Speech Therapy for the Hearing Impaired
Hearing is conversely associated with speech in that initial communication and hence understanding, arises primarily from learning spoken language through listening and building up symbolic thinking processes. This is why speech therapy is a must for people with hearing impairment.
Developing Auditory Awareness
Auditory awareness is the ability to be conscious of the fact that sound is present. During this period, the child is to learn to wear appropriate amplification. Therapy involves playing with toys that make sounds and listening to music.
Developing Auditory Attention or Listening
Auditory attention is the ability to give some real notice or interest to the sound that is heard.
The clinician focuses the child’s attention to the sound by saying two or three times: “Listen, I hear something. What is that?” The clinician pats his ears, but does not show the source of the sound until the child is listening. The clinician rewards the child’s attention by showing the source of the sound.
Developing Auditory Localization and Distance Hearing
Auditory localization is the ability to recognize the direction from which the sound is coming from. Distance hearing, on the other hand, is the ability to hear the sound even from afar.
The therapist shows the child how to respond whenever he hears a sound. Some of the activities are opening the door when someone knocks, dancing to music, clapping to music, building blocks when a sound is heard, marching to a drum and picking the phone up when it rings.
Developing Vocal Play
Vocal play is the ability to use the speech structures to produce various sounds that are not necessarily meaningful but are sound productions nonetheless. This stage requires making lots of sounds when playing with toys, especially animal and vehicle noises: growl for the teddy bear, meow for the cat, or click tongue for the horse.
Developing Auditory Discrimination
Auditory discrimination is the ability to identify one sound from another. Activities include reviewing vowel sounds and varying pitch, loudness and rhythm: oo--- vs. oo-oo. For example, the therapist can build a train with blocks and say oo-oo or oo---, as the train is being pushed on the table. For older infants, they can look at books, making similar sounds for the pictures.
Developing Auditory Discrimination and Short-Term Memory
Activities include teaching discrimination of noise makers in audition and incorporation of phonemes into words in use.

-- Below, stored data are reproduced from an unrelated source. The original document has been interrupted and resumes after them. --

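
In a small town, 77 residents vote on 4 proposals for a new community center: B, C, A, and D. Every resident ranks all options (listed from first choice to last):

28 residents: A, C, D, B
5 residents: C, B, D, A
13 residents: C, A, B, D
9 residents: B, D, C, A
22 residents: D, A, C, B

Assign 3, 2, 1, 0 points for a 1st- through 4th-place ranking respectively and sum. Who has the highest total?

B: 28·0 + 5·2 + 13·1 + 9·3 + 22·0 = 50
C: 28·2 + 5·3 + 13·3 + 9·1 + 22·1 = 141
A: 28·3 + 5·0 + 13·2 + 9·0 + 22·2 = 154
D: 28·1 + 5·1 + 13·0 + 9·2 + 22·3 = 117
A has the highest Borda score (154).

A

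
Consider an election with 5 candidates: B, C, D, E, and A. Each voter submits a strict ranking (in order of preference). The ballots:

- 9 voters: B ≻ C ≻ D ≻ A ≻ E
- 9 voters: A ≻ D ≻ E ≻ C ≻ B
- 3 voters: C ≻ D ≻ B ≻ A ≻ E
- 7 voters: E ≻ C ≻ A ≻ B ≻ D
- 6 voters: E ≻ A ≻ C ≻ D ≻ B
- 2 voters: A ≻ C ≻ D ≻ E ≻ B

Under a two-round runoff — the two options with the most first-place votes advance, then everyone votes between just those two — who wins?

A

Round 1 first-place votes: B 9, C 3, D 0, E 13, A 11.
E and A advance.
Runoff: E is preferred to A by 13 voters; A by 23.
A wins the runoff.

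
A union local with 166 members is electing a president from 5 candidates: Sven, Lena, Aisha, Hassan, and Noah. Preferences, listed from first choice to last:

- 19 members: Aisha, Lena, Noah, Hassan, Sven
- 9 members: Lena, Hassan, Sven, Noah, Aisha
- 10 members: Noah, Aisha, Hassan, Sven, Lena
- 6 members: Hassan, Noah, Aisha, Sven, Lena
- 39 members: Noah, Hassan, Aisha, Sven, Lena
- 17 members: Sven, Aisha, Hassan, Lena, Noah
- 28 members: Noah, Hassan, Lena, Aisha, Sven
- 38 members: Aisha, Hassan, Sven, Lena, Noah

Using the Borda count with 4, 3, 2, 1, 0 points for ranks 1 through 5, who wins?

Sven: 19·0 + 9·2 + 10·1 + 6·1 + 39·1 + 17·4 + 28·0 + 38·2 = 217
Lena: 19·3 + 9·4 + 10·0 + 6·0 + 39·0 + 17·1 + 28·2 + 38·1 = 204
Aisha: 19·4 + 9·0 + 10·3 + 6·2 + 39·2 + 17·3 + 28·1 + 38·4 = 427
Hassan: 19·1 + 9·3 + 10·2 + 6·4 + 39·3 + 17·2 + 28·3 + 38·3 = 439
Noah: 19·2 + 9·1 + 10·4 + 6·3 + 39·4 + 17·0 + 28·4 + 38·0 = 373
Hassan has the highest Borda score (439).

Hassan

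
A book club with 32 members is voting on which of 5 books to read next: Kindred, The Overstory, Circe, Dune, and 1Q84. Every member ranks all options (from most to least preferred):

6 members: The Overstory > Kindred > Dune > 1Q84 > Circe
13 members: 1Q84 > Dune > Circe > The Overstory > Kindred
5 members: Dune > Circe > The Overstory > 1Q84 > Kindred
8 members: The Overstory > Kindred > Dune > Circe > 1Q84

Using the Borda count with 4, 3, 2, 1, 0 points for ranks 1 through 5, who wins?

Kindred: 6·3 + 13·0 + 5·0 + 8·3 = 42
The Overstory: 6·4 + 13·1 + 5·2 + 8·4 = 79
Circe: 6·0 + 13·2 + 5·3 + 8·1 = 49
Dune: 6·2 + 13·3 + 5·4 + 8·2 = 87
1Q84: 6·1 + 13·4 + 5·1 + 8·0 = 63
Dune has the highest Borda score (87).

Dune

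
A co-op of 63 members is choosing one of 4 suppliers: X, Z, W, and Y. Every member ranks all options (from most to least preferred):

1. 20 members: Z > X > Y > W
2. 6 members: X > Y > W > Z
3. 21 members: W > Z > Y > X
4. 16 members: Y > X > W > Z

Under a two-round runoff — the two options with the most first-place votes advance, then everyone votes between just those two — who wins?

Round 1 first-place votes: X 6, Z 20, W 21, Y 16.
W and Z advance.
Runoff: W is preferred to Z by 43 voters; Z by 20.
W wins the runoff.

W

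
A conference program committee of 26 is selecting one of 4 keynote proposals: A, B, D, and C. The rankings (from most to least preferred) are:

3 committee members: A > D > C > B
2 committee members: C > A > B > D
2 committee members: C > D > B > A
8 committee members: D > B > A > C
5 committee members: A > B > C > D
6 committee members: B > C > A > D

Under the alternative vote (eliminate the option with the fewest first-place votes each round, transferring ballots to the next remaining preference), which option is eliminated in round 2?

B

Round 1: A 8, B 6, D 8, C 4. Eliminate C.
Round 2: A 10, B 6, D 10. Eliminate B.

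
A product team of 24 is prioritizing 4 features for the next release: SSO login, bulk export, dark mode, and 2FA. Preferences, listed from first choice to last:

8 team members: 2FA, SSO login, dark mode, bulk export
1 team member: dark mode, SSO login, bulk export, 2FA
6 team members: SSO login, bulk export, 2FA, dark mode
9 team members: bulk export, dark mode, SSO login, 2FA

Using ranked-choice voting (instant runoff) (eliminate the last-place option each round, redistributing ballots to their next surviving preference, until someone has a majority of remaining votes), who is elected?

Round 1: SSO login 6, bulk export 9, dark mode 1, 2FA 8. Eliminate dark mode.
Round 2: SSO login 7, bulk export 9, 2FA 8. Eliminate SSO login.
Round 3: bulk export 16, 2FA 8. Bulk export has a majority.

bulk export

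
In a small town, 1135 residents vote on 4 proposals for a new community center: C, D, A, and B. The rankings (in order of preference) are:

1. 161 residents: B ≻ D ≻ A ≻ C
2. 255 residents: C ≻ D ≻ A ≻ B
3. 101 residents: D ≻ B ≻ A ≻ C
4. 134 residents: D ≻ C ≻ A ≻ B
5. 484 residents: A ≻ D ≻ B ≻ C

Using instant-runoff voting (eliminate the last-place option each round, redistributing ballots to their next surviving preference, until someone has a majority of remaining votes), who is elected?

D

Round 1: C 255, D 235, A 484, B 161. Eliminate B.
Round 2: C 255, D 396, A 484. Eliminate C.
Round 3: D 651, A 484. D has a majority.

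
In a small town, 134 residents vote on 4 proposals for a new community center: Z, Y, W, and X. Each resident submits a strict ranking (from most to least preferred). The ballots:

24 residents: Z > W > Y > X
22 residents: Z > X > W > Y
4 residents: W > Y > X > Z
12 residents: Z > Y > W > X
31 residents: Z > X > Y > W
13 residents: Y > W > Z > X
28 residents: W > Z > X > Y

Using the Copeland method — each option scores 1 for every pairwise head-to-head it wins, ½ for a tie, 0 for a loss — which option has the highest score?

Z: beats Y, W, and X → score 3.
Y: loses to Z, W, and X → score 0.
W: beats Y and X; loses to Z → score 2.
X: beats Y; loses to Z and W → score 1.
Z has the best pairwise record.

Z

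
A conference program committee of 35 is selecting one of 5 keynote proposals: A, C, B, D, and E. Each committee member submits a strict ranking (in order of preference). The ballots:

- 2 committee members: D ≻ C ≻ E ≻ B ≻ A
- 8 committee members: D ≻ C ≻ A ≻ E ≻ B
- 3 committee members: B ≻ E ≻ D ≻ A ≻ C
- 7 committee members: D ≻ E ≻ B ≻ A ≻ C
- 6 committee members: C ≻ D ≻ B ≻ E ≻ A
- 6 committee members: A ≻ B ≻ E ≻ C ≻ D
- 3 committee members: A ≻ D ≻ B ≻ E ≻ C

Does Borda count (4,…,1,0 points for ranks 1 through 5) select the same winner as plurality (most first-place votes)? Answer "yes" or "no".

Borda — scores: A 62, C 60, B 64, D 101, E 63. Winner: D.
Plurality — first-place votes: A 9, C 6, B 3, D 17, E 0. Winner: D.
The two methods agree.

yes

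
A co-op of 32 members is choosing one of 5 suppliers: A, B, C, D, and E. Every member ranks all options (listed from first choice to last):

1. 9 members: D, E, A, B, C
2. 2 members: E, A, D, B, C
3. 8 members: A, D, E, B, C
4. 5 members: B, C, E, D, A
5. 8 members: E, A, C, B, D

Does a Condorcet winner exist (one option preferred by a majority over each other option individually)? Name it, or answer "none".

Checking pairwise contests:
E beats A 24–8.
A beats B 27–5.
A beats C 27–5.
A beats D 18–14.
D beats E 17–15.
Every option loses at least one head-to-head, so there is no Condorcet winner.

none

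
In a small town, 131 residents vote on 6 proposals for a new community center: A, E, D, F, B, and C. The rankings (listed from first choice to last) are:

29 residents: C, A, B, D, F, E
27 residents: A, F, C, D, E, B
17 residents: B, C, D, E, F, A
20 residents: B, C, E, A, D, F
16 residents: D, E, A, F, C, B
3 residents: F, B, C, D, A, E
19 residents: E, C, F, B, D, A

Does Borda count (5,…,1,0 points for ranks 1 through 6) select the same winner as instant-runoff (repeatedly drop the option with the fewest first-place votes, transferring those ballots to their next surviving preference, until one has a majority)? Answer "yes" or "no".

yes

Borda — scores: A 342, E 280, D 288, F 258, B 322, C 475. Winner: C.
Instant-runoff — R1 A 27, E 19, D 16, F 3, B 37, C 29 (F out); R2 A 27, E 19, D 16, B 40, C 29 (D out); R3 A 27, E 35, B 40, C 29 (A out); R4 E 35, B 40, C 56 (E out); R5 B 40, C 91 (C winner). Winner: C.
The two methods agree.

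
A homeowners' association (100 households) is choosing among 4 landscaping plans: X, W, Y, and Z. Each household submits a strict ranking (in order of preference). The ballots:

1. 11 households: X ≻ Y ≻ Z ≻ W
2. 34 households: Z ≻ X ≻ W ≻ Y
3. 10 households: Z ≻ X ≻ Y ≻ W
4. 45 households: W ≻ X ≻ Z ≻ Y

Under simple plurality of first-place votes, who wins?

First-place votes: X 11, W 45, Y 0, Z 44.
W has the most first-place votes.

W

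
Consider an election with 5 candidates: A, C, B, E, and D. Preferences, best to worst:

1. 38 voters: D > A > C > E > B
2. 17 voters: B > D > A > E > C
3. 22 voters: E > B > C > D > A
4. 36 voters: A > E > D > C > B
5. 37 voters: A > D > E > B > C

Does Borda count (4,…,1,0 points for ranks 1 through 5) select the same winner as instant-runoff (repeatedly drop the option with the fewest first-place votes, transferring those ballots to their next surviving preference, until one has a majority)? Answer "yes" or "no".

no

Borda — scores: A 440, C 156, B 171, E 325, D 408. Winner: A.
Instant-runoff — R1 A 73, C 0, B 17, E 22, D 38 (C out); R2 A 73, B 17, E 22, D 38 (B out); R3 A 73, E 22, D 55 (E out); R4 A 73, D 77 (D winner). Winner: D.
The two methods disagree.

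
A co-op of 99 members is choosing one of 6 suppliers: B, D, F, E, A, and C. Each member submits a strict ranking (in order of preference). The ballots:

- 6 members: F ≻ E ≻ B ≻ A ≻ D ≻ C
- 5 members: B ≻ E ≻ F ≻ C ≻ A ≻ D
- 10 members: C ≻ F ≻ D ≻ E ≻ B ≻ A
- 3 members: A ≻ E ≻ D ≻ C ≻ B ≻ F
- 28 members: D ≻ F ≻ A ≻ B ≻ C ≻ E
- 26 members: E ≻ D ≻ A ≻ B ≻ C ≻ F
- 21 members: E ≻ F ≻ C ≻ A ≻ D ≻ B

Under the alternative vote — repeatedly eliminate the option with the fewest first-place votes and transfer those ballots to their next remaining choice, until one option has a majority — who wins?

E

Round 1: B 5, D 28, F 6, E 47, A 3, C 10. Eliminate A.
Round 2: B 5, D 28, F 6, E 50, C 10. E has a majority.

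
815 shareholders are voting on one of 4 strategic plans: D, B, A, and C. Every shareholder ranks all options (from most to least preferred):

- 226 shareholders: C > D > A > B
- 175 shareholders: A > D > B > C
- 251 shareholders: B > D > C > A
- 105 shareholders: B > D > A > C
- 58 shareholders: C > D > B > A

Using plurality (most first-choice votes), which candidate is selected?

B

First-place votes: D 0, B 356, A 175, C 284.
B has the most first-place votes.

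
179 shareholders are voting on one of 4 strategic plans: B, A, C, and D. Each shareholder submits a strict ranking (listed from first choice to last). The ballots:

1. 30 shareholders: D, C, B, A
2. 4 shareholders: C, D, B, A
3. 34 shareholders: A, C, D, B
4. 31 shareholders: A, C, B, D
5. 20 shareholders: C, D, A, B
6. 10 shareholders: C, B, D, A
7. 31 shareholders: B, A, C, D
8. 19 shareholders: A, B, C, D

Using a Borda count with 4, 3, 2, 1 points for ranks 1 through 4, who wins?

B: 30·2 + 4·2 + 34·1 + 31·2 + 20·1 + 10·3 + 31·4 + 19·3 = 395
A: 30·1 + 4·1 + 34·4 + 31·4 + 20·2 + 10·1 + 31·3 + 19·4 = 513
C: 30·3 + 4·4 + 34·3 + 31·3 + 20·4 + 10·4 + 31·2 + 19·2 = 521
D: 30·4 + 4·3 + 34·2 + 31·1 + 20·3 + 10·2 + 31·1 + 19·1 = 361
C has the highest Borda score (521).

C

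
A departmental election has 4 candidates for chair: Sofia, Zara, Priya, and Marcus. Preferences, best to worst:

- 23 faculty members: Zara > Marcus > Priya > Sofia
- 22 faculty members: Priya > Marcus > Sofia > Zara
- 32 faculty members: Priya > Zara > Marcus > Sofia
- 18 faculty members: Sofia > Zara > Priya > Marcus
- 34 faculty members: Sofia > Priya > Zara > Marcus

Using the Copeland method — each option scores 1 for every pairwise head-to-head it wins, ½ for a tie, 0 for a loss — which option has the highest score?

Sofia: beats Zara; loses to Priya and Marcus → score 1.
Zara: beats Marcus; loses to Sofia and Priya → score 1.
Priya: beats Sofia, Zara, and Marcus → score 3.
Marcus: beats Sofia; loses to Zara and Priya → score 1.
Priya has the best pairwise record.

Priya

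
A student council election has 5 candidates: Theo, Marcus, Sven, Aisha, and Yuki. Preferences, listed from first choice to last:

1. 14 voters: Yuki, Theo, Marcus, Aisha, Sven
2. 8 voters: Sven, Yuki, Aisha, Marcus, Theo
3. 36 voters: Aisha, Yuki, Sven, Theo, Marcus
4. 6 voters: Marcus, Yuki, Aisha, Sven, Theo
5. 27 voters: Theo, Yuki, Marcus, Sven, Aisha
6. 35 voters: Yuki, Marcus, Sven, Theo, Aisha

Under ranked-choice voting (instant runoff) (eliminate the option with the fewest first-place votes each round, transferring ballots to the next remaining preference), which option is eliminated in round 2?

Sven

Round 1: Theo 27, Marcus 6, Sven 8, Aisha 36, Yuki 49. Eliminate Marcus.
Round 2: Theo 27, Sven 8, Aisha 36, Yuki 55. Eliminate Sven.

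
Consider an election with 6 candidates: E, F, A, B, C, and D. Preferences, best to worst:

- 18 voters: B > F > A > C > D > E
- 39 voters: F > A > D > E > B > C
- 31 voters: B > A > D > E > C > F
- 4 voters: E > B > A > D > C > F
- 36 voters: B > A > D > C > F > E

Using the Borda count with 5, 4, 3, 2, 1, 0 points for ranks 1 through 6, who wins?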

Developing Auditory Processing
Auditory processing is the ability to associate sounds with memories of past events. Activities include naming of abstract ideas like sadness and joy. The therapist also starts to teach the child to call the names of the people that he has constant contact with.
Developing Auditory Processing of Patterns and Auditory Memory Span
Activities for the child’s audition include testing the child’s recognition of words and testing of auditory memory span. Auditory memory span is the ability of the child to remember in sequence the things that he has heard. An example would be the sequence of the instructions that the therapist gave to him.
Developing Auditory Figure-Ground Discrimination
Auditory figure-ground discrimination is the ability to choose among the sounds that are present in the environment and to focus on that one sound alone without being distracted by the rest of the surrounding sounds.
Activities for the child’s auditory skills include clapping or dancing to different rhythms, learning to count from one to ten, saying the alphabets, days of the week, nursery rhymes, holiday songs, prayers, his own address or telephone number, and also remembering two or three directions at a time.
Auditory Tracking
Auditory tracking is the act of listening closely to a material to be able to follow what is being stated in the said material. Auditory tracking using a tape recorder is included in the activities. Also included are reading aloud, practicing using the telephone, listening for information and using internal repetition.